]Two weeks ago, I took Wall Street Journal Editor Alan Murray’s new book, Revolt in the Boardroom, with me to North Carolina. While it’s not a page-turning, John Grisham thriller, it did offer a good history lesson and sound insights on the changing landscape of corporate governance in America. So, as I pondered what my first JNJBTW entry would be, musings on this topic seemed like a good place to start.
From Revolt in the Boardroom:
Throughout the 20th century, American corporations were governed by autocratic, almost unaccountable chief executives. Their word was law and the only check on their power was a board of directors composed of their friends and allies. Then, in a stunning reversal … formerly unchallenged CEOs found themselves under fire, often from their own hand-picked boards.
Amidst the storytelling of recent CEO ousters, Murray delves deeply into the way CEO relationships with stakeholders have changed over time and how their accountability to dozens of stakeholders presents various new challenges. From pension funds and hedge funds to shareowner advisory services and activists, there is no shortage of influence or agendas competing in today’s corporate boardroom. And to Murray’s point, CEOs and the boards they report to can no longer ignore or marginalize these voices.
He writes of Jeffrey Immelt, GE’s Chairman and CEO:
Immelt recognizes that to do his job well, he has to keep the support of a broad group of new constituencies.
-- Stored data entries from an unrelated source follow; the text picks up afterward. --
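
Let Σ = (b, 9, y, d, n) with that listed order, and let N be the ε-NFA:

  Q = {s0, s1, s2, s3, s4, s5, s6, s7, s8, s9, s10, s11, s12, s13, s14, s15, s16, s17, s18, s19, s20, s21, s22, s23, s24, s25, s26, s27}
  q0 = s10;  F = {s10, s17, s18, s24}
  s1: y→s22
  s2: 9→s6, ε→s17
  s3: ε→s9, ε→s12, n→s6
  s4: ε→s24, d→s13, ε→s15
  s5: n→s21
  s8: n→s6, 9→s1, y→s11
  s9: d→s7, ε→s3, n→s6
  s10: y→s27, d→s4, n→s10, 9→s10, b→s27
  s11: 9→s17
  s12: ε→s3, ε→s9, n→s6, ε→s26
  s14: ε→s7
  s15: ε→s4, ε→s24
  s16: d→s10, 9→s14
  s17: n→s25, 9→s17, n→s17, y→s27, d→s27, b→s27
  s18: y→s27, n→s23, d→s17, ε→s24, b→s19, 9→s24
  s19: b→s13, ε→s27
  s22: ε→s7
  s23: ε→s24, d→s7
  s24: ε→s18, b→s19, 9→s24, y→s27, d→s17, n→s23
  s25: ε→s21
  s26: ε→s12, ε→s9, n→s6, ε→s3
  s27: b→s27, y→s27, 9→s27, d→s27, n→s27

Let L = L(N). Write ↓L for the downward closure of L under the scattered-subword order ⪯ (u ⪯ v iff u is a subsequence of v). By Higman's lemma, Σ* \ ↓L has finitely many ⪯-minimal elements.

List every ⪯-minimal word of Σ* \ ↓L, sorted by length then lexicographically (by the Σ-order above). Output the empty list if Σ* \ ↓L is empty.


min(Σ*\↓L) = [b, y, ddd].

|Q|=28, |F|=4, |δ|=64 (21 ε).
min D↑ (4 st, q0=0, F={1}): 0:b→1,9→0,y→1,d→2,n→0 1:b→1,9→1,y→1,d→1,n→1 2:b→1,9→2,y→1,d→3,n→2 3:b→1,9→3,y→1,d→1,n→3 (ε-aug+det+¬).
'b': run [13, 3] end={s13,s19,s27} ∉↓L; 1/1 deletions ∈↓L.
'y': |S_i|=[13, 1] end={s27} — reject; 1/1 single-dels accept.
'ddd': N↓-sim [13, 12, 6, 1] end={s27} ∉↓L; 3/3 del acc.
3 obstructions.


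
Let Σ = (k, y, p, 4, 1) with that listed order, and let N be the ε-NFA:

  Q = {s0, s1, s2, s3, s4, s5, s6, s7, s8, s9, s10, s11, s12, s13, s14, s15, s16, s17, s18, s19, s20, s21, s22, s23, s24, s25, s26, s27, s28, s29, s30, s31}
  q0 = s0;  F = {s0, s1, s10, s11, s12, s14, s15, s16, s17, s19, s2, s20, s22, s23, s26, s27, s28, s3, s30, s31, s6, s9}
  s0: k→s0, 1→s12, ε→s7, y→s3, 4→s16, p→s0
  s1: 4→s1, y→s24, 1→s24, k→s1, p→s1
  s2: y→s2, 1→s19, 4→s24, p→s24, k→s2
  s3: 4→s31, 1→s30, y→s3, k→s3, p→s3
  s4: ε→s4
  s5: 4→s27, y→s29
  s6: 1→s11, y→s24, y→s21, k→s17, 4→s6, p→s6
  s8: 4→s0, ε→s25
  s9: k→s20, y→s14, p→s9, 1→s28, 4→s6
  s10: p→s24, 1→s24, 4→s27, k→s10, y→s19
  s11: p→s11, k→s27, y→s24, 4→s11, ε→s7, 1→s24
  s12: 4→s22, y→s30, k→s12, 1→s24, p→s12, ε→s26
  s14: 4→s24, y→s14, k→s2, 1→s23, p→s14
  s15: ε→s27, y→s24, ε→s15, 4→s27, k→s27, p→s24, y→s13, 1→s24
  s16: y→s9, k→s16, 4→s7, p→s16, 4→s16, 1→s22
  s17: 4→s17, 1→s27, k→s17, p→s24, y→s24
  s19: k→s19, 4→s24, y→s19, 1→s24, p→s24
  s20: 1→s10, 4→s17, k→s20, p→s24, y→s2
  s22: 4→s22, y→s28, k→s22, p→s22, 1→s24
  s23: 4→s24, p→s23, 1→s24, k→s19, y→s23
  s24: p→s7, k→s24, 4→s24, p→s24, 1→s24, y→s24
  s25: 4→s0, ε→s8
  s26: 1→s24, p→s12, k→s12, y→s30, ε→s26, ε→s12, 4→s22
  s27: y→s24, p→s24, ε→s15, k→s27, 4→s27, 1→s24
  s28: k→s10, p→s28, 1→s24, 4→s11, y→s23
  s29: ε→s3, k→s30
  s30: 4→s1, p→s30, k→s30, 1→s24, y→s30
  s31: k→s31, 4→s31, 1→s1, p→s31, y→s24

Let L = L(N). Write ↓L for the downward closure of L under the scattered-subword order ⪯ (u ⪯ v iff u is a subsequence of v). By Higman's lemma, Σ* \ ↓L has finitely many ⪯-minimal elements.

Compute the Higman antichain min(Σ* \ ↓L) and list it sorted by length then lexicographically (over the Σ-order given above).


|Q|=32, |F|=22, |δ|=136 (12 ε).
min D↑ (21 st, q0=0, F={8}): 0:k→0,y→1,p→0,4→2,1→3 1:k→1,y→1,p→1,4→4,1→5 2:k→2,y→6,p→2,4→2,1→7 3:k→3,y→5,p→3,4→7,1→8 4:k→4,y→8,p→4,4→4,1→9 5:k→5,y→5,p→5,4→9,1→8 6:k→10,y→11,p→6,4→12,1→13 7:k→7,y→13,p→7,4→7,1→8 8:k→8,y→8,p→8,4→8,1→8 9:k→9,y→8,p→9,4→9,1→8 10:k→10,y→14,p→8,4→15,1→16 11:k→14,y→11,p→11,4→8,1→17 12:k→15,y→8,p→12,4→12,1→18 13:k→16,y→17,p→13,4→18,1→8 14:k→14,y→14,p→8,4→8,1→19 15:k→15,y→8,p→8,4→15,1→20 16:k→16,y→19,p→8,4→20,1→8 17:k→19,y→17,p→17,4→8,1→8 18:k→20,y→8,p→18,4→18,1→8 19:k→19,y→19,p→8,4→8,1→8 20:k→20,y→8,p→8,4→20,1→8 [Hopcroft].
'11': run [26, 15, 2] end={s24,s7} — reject; 2/2 del acc.
'y4y': run [26, 21, 11, 4] end={s13,s21,s24,s7} rej; 3/3 single-dels accept.
'4ykp': run [26, 21, 17, 10, 2] end={s24,s7} rej; 4/4 deletions ∈↓L.
'4yy4': |S_i|=[26, 21, 17, 8, 2] end={s24,s7} ∉↓L; 4/4 single-dels accept.
4 obstructions.

A = [11, y4y, 4ykp, 4yy4].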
That requires the skills and efforts and actions of a good politician.
With all the forces that CEOs must answer to today, I was left wondering if today’s CEO faces an insurmountable challenge. Does trying to satisfy all these constituencies lead to some type of inevitable corporate paralysis? I was challenged just to keep a house full of 15 guests in North Carolina from staging a coup d’etat.
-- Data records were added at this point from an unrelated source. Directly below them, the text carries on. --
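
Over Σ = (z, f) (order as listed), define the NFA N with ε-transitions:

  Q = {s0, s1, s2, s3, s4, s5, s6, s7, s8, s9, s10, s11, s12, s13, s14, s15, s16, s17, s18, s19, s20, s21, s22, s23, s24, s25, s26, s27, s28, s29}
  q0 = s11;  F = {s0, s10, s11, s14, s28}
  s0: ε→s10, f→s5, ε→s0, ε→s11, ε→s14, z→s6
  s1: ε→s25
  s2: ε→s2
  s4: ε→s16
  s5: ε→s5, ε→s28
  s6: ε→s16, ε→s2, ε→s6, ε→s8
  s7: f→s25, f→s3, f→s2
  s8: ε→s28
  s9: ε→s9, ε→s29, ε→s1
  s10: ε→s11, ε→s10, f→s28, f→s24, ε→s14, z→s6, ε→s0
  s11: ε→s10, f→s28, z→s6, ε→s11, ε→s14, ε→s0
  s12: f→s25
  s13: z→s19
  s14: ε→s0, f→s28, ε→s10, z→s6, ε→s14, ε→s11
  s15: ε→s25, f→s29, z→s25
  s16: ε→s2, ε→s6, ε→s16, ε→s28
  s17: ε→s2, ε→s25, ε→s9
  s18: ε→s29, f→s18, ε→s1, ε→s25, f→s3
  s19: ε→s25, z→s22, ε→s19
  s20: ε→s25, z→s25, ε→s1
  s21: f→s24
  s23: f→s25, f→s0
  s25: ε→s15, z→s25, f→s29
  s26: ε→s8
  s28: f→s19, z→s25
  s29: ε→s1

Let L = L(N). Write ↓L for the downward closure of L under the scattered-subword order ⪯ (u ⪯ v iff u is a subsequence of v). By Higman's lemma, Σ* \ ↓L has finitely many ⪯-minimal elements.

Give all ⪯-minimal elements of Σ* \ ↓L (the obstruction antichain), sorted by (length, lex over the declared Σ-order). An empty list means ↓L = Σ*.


|Q|=30, |F|=5, |δ|=74 (47 ε).
min D↑ (3 st, q0=0, F={2}): 0:z→1,f→1 1:z→2,f→2 2:z→2,f→2 (ε-aug+det+¬).
'zz': run [17, 11, 5] end={s1,s15,s22,s25,s29} — reject; 2/2 single-dels accept.
'zf': run [17, 11, 6] end={s1,s15,s19,s22,s25,s29} rej; 2/2 deletions ∈↓L.
'fz': N↓-sim [17, 9, 5] end={s1,s15,s22,s25,s29} ∉↓L; 2/2 single-dels accept.
'ff': run [17, 9, 6] end={s1,s15,s19,s22,s25,s29} ∉↓L; 2/2 del acc.
4 obstructions.

Antichain: [zz, zf, fz, ff].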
In the healthcare industry, for example, you can see an untenable conflict forming between the shareowner demands for continued strong financial returns; the government's focus on tighter price controls and increased scrutiny of product development and safety; and patients' growing need for new medicines and earlier access to breakthrough treatments. Not to mention, the agendas of other shareowner activists and NGOs.
Granted, CEOs are chosen for their skills and abilities to lead companies through these types of turbulent environments, and history was certainly not devoid of its own unique challenges in each preceding era. But, I wonder in this new age whether a CEO's performance may be hampered by serving too many masters. What kind of impact might this new environment have on a company's ability to simultaneously deliver new innovations, serve its customers, generate fair returns for its shareholders, and act as a responsible steward for society?
Murray makes no sweeping conclusion to this thesis and I tend to agree:
There is no template, no right answer to the problem. The only thing that is clear is that in the new environment – with the growing independence of boards, the increased activism of pension funds, the heightened scrutiny of regulators, the new clout of NGOs, the muscular presence of hedge funds and private equity, and most important, the diminished support of the public – the old rules no longer apply.
Maybe next August, I should just grab the Grisham novel.
(P.S. In the spirit of full disclosure that seems to come with blogging territory, I should say that I did not purchase this book, but received a free copy from colleagues at a PR agency.)